Tenement Homework and the Exploitation of Child Labor
The image of a mother, father, and their three young children huddled around a small table in a dimly lit, overcrowded tenement tediously sewing garments into the early hours of the morning is not unique to the photographs captured by Lewis Hine. Hine's work often demonstrated the dignity of the worker, but reflected the purposes of those who hired him. Hines was surrounded by and influenced by the vibrant reform movement and worked closely with Felix Adler, head of the National Child Labor Committee for which his photo entitled 'Home Work' was taken. It was believed by these Progressives that poverty might be eliminated by publicizing the plight of the poor. The ills of tenement life, the exploitation of child labor, and the practice of homework as evident in the photo by Hine became three issues Progressives toiled to change in urban environments like the Lower East Side of New York.
In most tenements, there was only one room that had access to outside air, leaving the interior rooms dark and unventilated. Overcrowding, neglect on the part of the owners, and violation of the simplest rules of sanitation by the tenants, together with the design of the building, created serious hygienic problems. These living quarters usually had no more than two rooms. One room typically served as a kitchen and living space, and the other as a bedroom. Families often set up one of these rooms as a sweatshop as well and together the family would spend long hours rolling cigars, making artificial flowers, or most commonly sewing clothes.
The industry of producing ready-made clothing increased greatly at the turn of the twentieth century and coincided nicely with the influx of immigrant laborers. This particular industry was organized as a contract system where cloth was purchased by the contractor from the textile manufacturer. The fabric was then cut and finished by hired garment workers who completed the work in their apartments. The practice of home work became a serious issue because it often meant the use of child labor, exploitation of workers outside of the factory setting, and the development of goods under unsanitary conditions. In response to public concern about industrial homework, some states, including New York, tried to regulate tenement homework. These regulations aimed to protect the consumers from health problems associated with purchasing goods produced under unsanitary conditions. This was done by prohibiting the manufacture of certain articles in dwelling places and that these tenements meet certain sanitary and health provisions. It would still take several years and further efforts by Progressives to have regulations of homework put in place to benefit the lives and rights of the families performing the housework.

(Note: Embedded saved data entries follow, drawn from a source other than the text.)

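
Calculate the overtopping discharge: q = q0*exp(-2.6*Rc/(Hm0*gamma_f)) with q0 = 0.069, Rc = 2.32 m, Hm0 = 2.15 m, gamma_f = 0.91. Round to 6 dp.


q = q0 * exp(-2.6 * Rc / (Hm0 * gamma_f))
Exponent = -2.6 * 2.32 / (2.15 * 0.91)
= -2.6 * 2.32 / 1.9565
= -3.083056
exp(-3.083056) = 0.045819
q = 0.069 * 0.045819
q = 0.003162 m^3/s/m

0.003162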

Despite these initial regulations, tenement manufacture was still being done under unhealthy conditions for low wages, long hours, and through the continued exploitation of child labor. Although several compulsory education and child labor laws were passed in New York at the end of the nineteenth century, these laws were difficult to enforce. The Compulsory Education Law of 1874 had tried to require all children between eight and fourteen to attend school for fourteen weeks a year, but one survey of 371 home workers from 110 families found that nearly half of those workers were under the age of sixteen. Further attempts to strengthen the regulations on home work came in 1913 with licensing provisions which meant that employers were required to obtain special permits before they could give out material to employees for tenement manufacture. The Child Labor Law was also extended to cover this type of manufacturing. These stronger policies did not alleviate the problems with home labor, however; an investigation conducted ten years later found that practically nothing had changed. It was not until the 1930s when laws were passed at the federal and state level to prohibit homework.
- Robert H. Bremner, ""The Big Flat: History of a New York Tenement House."," The American Historical Review Vol. 64, No. 1 (October 1958): 54-62.

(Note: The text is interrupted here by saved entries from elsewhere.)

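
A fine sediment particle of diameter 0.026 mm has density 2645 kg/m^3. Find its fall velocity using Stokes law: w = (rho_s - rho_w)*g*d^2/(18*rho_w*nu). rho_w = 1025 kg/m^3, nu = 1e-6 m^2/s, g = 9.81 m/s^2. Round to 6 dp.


w = (rho_s - rho_w) * g * d^2 / (18 * rho_w * nu)
d = 0.026 mm = 0.000026 m
rho_s - rho_w = 2645 - 1025 = 1620
Numerator = 1620 * 9.81 * (0.000026)^2 = 0.000010743127
Denominator = 18 * 1025 * 1e-6 = 0.018450
w = 0.000582 m/s

0.000582


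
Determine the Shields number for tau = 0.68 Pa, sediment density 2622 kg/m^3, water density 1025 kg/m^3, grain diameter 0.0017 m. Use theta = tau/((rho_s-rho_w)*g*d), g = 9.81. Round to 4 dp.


theta = tau / ((rho_s - rho_w) * g * d)
rho_s - rho_w = 2622 - 1025 = 1597
Denominator = 1597 * 9.81 * 0.0017 = 26.633169
theta = 0.68 / 26.633169
theta = 0.0255

0.0255


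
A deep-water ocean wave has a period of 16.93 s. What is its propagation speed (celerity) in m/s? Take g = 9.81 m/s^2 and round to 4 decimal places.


We use the deep-water celerity formula:
C = g * T / (2 * pi)
C = 9.81 * 16.93 / (2 * 3.14159...)
C = 166.083300 / 6.283185
C = 26.4330 m/s

26.4330


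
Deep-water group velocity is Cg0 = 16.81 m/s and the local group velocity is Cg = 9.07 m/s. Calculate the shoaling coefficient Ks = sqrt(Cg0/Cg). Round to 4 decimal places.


Ks = sqrt(Cg0 / Cg)
Ks = sqrt(16.81 / 9.07)
Ks = sqrt(1.8534)
Ks = 1.3614

1.3614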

- Pamela Sharpe, Women, Gender, and Labour Migrations: Historical and Global Perspectives. (London: Routledge, 2001), 200.
- Deborah Hopkinson, Shutting Out the Sky: Life in the Tenements of New York 1880-1924. (New York, NY: Orchard Books, 2003), 57, 60, 109.
- Elizabeth Ewen, Immigrant Women in the Land of Dollars: Life and Culture on the Lower East Side 1890-1925. (New York, NY: Monthly Review Press, 1985), 25.
- Jamie Faricella Dangler, Hidden in the Home: The Role of Waged Homework in the Modern World Economy. (Albany, NY: State University of New York Press, 1994), 132-133.
- Raymond Bial, Tenement: Immigrant Life on the Lower East Side (Boston: Houghton Mifflin Company, 2002), 12-16.
- Home Work, c. 1910, in Portal to America: The Lower East Side 1870-1925, ed. Allon Schoener (New York, NY: Holt, Rinehart and Winston, Inc., 1967), 189.
- Peter Seixas, "Lewis Hine: From "Social" to "Interpretive" Photographer," American Quarterly Vol. 39, No. 3 (Autumn 1987): 381-409.